The Eurekahedge Fixed Income Hedge Fund Index was down 8.58 per cent in March, recording its worst monthly performance since the index’s inception. Exposure to high yield corporate bonds acted as the primary performance detractor for fixed income hedge fund managers during the month, as the COVID-19 outbreak resulted in higher default rates and lower credit ratings.

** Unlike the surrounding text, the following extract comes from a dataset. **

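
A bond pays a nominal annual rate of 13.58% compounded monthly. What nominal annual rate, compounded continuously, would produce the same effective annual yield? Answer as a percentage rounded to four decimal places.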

The Eurekahedge CTA/Managed Futures Hedge Fund Index was up 2.25 per cent in March, despite the sharp decline of energy prices, which fell to their lowest level since 2002 during the month as fund managers adjusted their exposure to the sector. Long exposure to equities was a common performance detractor for CTA/managed futures funds during the month.
Fund managers utilising AI/machine learning strategies gained 3.45 per cent in March, registering their third consecutive month of outperformance against the wider hedge fund industry. On a year-to-date basis, the Eurekahedge AI Hedge Fund Index is up 3.19 per cent.
The CBOE Eurekahedge Long Volatility Hedge Fund Index was up 23.13 per cent in March – recording its strongest monthly return since inception. The CBOE VIX spiked past 80, a level it has not seen since October 2008, reflecting the elevated level of market volatility during the month. Fund managers comprising the index recorded their best quarterly performance since 2005, as they returned 34.79 per cent over the first quarter of 2020.
The Eurekahedge Crypto-Currency Hedge Fund Index was down 20.21 per cent in March, outperforming Bitcoin which ended the month down 26.14 per cent. Fund managers focusing on crypto-currencies are down 4.79 per cent over the first three months of 2020.